# Leistungsstarke Game Notebooks 1200 - 1600 Euro



## Dawnclaude (7. Dezember 2009)

Ich werd mir nun auch einen Gamenotebook holen, das sehr gut für Spiele geeignet sein soll.
Ich habe lange und intensiv geschaut. Vorraussetzung ist 17 Zoll, sonst ist mir der Bildschirm zu klein.
Folgende Kandidaten:

Der *MSI GT725* ist wohl der stärkste Gamenotebook im Preis Leistungsverhältnis. Er wurde auch überall gut bewertet.
Der Haken ist nur....er wird scheinbar nicht mehr verkauft.
Wenn irgendwer von euch weiß, wo man sich den noch holen kann, sagt Bescheid.

Nächster Kandidat *Asus G71GX*
http://astore.amazon.de/Computers.Notebooks.Laptops.Billig.Kaufen-21/detail/B002RHPCFC
Wird scheinbar bei Amazon besonders günstig angeboten mit einer GTX 260, die sehr gut ist! Wurde relativ gut bewertet. Etwas störend evtl die Hitze der Graka und der kontrastarme Monitor. Des weiteren bin ich von dem Design (rotes Zeug ) nicht so angetan.
Es gibt noch weitere Asus Geräte, die etwas teurer sind, die Grafikkarte ist allerdings immer die gleiche, das Design etwas besser hier z.b.


*Der Nachfolger G72GX*
Notebooks ASUS G72GX-TY013V

Meiner Meinung nach nehmen sich die Beiden aber nicht sonderlich. Oder wie seht ihr das?

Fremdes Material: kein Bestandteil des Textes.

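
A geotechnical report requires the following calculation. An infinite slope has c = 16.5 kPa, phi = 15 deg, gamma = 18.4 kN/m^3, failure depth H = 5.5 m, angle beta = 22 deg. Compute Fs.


Using Fs = c / (gamma*H*sin(beta)*cos(beta)) + tan(phi)/tan(beta)
Cohesion contribution = 16.5 / (18.4*5.5*sin(22)*cos(22))
Cohesion contribution = 0.469421
Friction contribution = tan(15)/tan(22) = 0.663198
Fs = 0.469421 + 0.663198
Fs = 1.133


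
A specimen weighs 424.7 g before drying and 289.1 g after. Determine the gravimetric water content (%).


Using w = (m_wet - m_dry) / m_dry * 100
m_wet - m_dry = 424.7 - 289.1 = 135.6 g
w = 135.6 / 289.1 * 100
w = 46.9 %


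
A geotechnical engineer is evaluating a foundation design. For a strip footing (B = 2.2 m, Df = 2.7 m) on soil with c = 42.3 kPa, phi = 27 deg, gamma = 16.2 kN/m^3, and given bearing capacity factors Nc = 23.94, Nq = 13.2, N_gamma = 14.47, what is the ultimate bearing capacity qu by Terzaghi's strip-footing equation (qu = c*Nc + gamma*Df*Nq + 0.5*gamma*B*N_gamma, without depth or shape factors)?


Compute qu = c*Nc + gamma*Df*Nq + 0.5*gamma*B*N_gamma
Term 1: 42.3 * 23.94 = 1012.662
Term 2: 16.2 * 2.7 * 13.2 = 577.368
Term 3: 0.5 * 16.2 * 2.2 * 14.47 = 257.8554
qu = 1012.662 + 577.368 + 257.8554
qu = 1847.89 kPa


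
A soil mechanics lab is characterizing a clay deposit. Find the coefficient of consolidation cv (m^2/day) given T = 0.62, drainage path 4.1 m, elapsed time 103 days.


Using cv = T * H_dr^2 / t
H_dr^2 = 4.1^2 = 16.81
cv = 0.62 * 16.81 / 103
cv = 0.10119 m^2/day


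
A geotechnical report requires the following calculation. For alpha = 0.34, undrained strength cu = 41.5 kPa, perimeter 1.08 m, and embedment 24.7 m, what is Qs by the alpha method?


Using Qs = alpha * cu * perimeter * L
Qs = 0.34 * 41.5 * 1.08 * 24.7
Qs = 376.4 kN


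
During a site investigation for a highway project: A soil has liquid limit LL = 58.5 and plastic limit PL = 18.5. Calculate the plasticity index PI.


Using PI = LL - PL
PI = 58.5 - 18.5
PI = 40.0


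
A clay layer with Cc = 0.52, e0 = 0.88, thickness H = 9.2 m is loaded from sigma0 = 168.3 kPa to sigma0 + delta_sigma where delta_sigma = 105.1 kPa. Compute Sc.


Result: 0.5362 m

Derivation:
Using Sc = Cc * H / (1 + e0) * log10((sigma0 + delta_sigma) / sigma0)
Stress ratio = (168.3 + 105.1) / 168.3 = 1.62448
log10(1.62448) = 0.210714
Cc * H / (1 + e0) = 0.52 * 9.2 / (1 + 0.88) = 2.54468
Sc = 2.54468 * 0.210714
Sc = 0.5362 m


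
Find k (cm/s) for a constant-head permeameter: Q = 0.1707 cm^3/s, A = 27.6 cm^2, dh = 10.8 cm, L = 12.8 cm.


Result: 0.00733 cm/s

Derivation:
Compute hydraulic gradient:
i = dh / L = 10.8 / 12.8 = 0.84375
Then apply Darcy's law:
k = Q / (A * i)
k = 0.1707 / (27.6 * 0.84375)
k = 0.1707 / 23.2875
k = 0.00733 cm/s


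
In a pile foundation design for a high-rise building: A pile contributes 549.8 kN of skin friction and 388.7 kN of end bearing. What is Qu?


Using Qu = Qf + Qb
Qu = 549.8 + 388.7
Qu = 938.5 kN


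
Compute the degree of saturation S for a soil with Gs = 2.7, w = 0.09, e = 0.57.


Result: 0.4263

Derivation:
Using S = Gs * w / e
S = 2.7 * 0.09 / 0.57
S = 0.4263


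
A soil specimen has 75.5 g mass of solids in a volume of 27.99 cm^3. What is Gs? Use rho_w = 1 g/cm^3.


Using Gs = m_s / (V_s * rho_w)
Since rho_w = 1 g/cm^3:
Gs = 75.5 / 27.99
Gs = 2.697


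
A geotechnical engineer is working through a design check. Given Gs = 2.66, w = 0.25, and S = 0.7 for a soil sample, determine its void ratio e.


Using the relation e = Gs * w / S
e = 2.66 * 0.25 / 0.7
e = 0.95


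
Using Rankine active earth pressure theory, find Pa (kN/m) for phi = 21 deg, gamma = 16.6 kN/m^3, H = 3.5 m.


Compute active earth pressure coefficient:
Ka = tan^2(45 - phi/2) = tan^2(34.5) = 0.472355
Compute active force:
Pa = 0.5 * Ka * gamma * H^2
Pa = 0.5 * 0.472355 * 16.6 * 3.5^2
Pa = 48.03 kN/m


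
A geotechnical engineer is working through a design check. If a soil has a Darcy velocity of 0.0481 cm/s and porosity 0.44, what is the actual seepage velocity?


Using v_s = v_d / n
v_s = 0.0481 / 0.44
v_s = 0.10932 cm/s


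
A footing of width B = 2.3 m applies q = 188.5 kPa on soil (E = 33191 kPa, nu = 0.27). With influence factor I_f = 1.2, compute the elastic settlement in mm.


Result: 14.532 mm

Derivation:
Using Se = q * B * (1 - nu^2) * I_f / E
1 - nu^2 = 1 - 0.27^2 = 0.9271
Se = 188.5 * 2.3 * 0.9271 * 1.2 / 33191
Se = 0.014532 m
Convert to mm: Se = 0.014532 * 1000 = 14.532 mm


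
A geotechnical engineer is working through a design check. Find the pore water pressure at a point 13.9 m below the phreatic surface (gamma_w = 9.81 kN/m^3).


Using u = gamma_w * h_w
u = 9.81 * 13.9
u = 136.36 kPa


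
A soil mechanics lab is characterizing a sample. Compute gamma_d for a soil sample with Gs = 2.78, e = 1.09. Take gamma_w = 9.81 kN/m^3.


Using gamma_d = Gs * gamma_w / (1 + e)
gamma_d = 2.78 * 9.81 / (1 + 1.09)
gamma_d = 2.78 * 9.81 / 2.09
gamma_d = 13.049 kN/m^3


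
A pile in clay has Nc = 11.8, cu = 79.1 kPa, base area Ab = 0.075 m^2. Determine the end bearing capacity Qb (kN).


Result: 70.0 kN

Derivation:
Using Qb = Nc * cu * Ab
Qb = 11.8 * 79.1 * 0.075
Qb = 70.0 kN


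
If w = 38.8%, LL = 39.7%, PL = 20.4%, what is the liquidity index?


Result: 0.953

Derivation:
First compute the plasticity index:
PI = LL - PL = 39.7 - 20.4 = 19.3
Then compute the liquidity index:
LI = (w - PL) / PI
LI = (38.8 - 20.4) / 19.3
LI = 0.953


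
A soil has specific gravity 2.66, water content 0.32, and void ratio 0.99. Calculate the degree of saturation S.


Using S = Gs * w / e
S = 2.66 * 0.32 / 0.99
S = 0.8598


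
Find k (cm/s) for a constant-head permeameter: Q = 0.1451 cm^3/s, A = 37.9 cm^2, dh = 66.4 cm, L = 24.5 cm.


Compute hydraulic gradient:
i = dh / L = 66.4 / 24.5 = 2.7102
Then apply Darcy's law:
k = Q / (A * i)
k = 0.1451 / (37.9 * 2.7102)
k = 0.1451 / 102.717
k = 0.001413 cm/s


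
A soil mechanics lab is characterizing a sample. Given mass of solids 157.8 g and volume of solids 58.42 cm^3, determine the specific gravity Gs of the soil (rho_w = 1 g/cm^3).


Result: 2.701

Derivation:
Using Gs = m_s / (V_s * rho_w)
Since rho_w = 1 g/cm^3:
Gs = 157.8 / 58.42
Gs = 2.701


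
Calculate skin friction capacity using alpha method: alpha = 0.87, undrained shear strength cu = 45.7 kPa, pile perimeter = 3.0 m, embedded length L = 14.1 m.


Using Qs = alpha * cu * perimeter * L
Qs = 0.87 * 45.7 * 3.0 * 14.1
Qs = 1681.81 kN


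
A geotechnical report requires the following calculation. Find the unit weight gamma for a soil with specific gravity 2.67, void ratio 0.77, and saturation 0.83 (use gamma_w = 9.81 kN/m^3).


Using gamma = gamma_w * (Gs + S*e) / (1 + e)
Numerator: Gs + S*e = 2.67 + 0.83*0.77 = 3.3091
Denominator: 1 + e = 1 + 0.77 = 1.77
gamma = 9.81 * 3.3091 / 1.77
gamma = 18.34 kN/m^3


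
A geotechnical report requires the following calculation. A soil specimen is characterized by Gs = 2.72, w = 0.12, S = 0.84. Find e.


Using the relation e = Gs * w / S
e = 2.72 * 0.12 / 0.84
e = 0.3886


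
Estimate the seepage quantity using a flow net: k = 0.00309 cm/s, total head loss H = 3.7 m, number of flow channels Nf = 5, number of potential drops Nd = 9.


Convert k to m/s for unit consistency with H:
k = 0.00309 cm/s = 0.00309 / 100 m/s = 3.09e-05 m/s
Using q = k * H * Nf / Nd
Nf / Nd = 5 / 9 = 0.5556
q = 3.09e-05 * 3.7 * 0.5556
q = 6.352e-05 m^3/s per m


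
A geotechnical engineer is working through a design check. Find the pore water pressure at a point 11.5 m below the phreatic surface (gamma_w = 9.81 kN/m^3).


Using u = gamma_w * h_w
u = 9.81 * 11.5
u = 112.82 kPa


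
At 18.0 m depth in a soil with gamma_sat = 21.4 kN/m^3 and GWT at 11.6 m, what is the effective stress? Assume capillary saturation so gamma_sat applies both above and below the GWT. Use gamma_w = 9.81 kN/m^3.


Total stress = gamma_sat * depth
sigma = 21.4 * 18.0 = 385.2 kPa
Pore water pressure u = gamma_w * (depth - d_wt)
u = 9.81 * (18.0 - 11.6) = 62.784 kPa
Effective stress = sigma - u
sigma' = 385.2 - 62.784 = 322.42 kPa


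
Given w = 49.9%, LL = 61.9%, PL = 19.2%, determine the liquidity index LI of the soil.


Result: 0.719

Derivation:
First compute the plasticity index:
PI = LL - PL = 61.9 - 19.2 = 42.7
Then compute the liquidity index:
LI = (w - PL) / PI
LI = (49.9 - 19.2) / 42.7
LI = 0.719


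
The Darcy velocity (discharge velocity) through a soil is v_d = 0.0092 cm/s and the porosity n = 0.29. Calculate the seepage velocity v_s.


Using v_s = v_d / n
v_s = 0.0092 / 0.29
v_s = 0.03172 cm/s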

Gut, da wir jetzt schon bei 1400 Euro sind, gucke ich direkt mal, was es nur 200 Euro teurer gibt.

Da hätten wir einen Riesen mit 18 Zoll. PC Games hat ihn auch bewertet. 
*XMG8 18,4*
mySN® Schenker-Notebook
GTX 280M ist natürlich noch mal etwas besser.
Allerdings muss man noch 2 GB speicher dazu kaufen, Festplatte und Windows7 OEM , was die sache noch mal etwas teurer macht.

Alternativ der *XMG7.c 17,3* mit besserer CPU :
mySN® Schenker-Notebook

Beide wirken auf den ersten Blick sehr gut, aber der Preis naja...wenns 200 euro billiger wäre, würd ich sofort zuschlagen. Wenigstens brauch ich die MwSt nich zahlen. 


Was würdet Ihr empfehlen oder habt ihr noch andere Notebooks im Programm, die ein besseres Preis / Leistungsverhältnis haben?


----------



## koe80 (7. Dezember 2009)

MSI GT725 gibt es nur noch auf ebay.

suche selber gerad ein neues notebook.


----------



## Herbboy (7. Dezember 2009)

über 15-16 zoll ist natürlich nicht mehr wirklich ein "notebook", das kannst du also ernsthaft gesehen nur als völlig überteuerten desktopersatz benutzen, oder für LAns nehmen, weil es halt trotzdem noch leichter ist als nen ganzen PC mitzunehmen.

bei den mysn musst du halt bedenken, dass windows und selbst WLAN noch dazubestellt werden muss. da stellt sich dann die frage, da es effektiv um die 1600€ kosten wird, ob es das wert ist... 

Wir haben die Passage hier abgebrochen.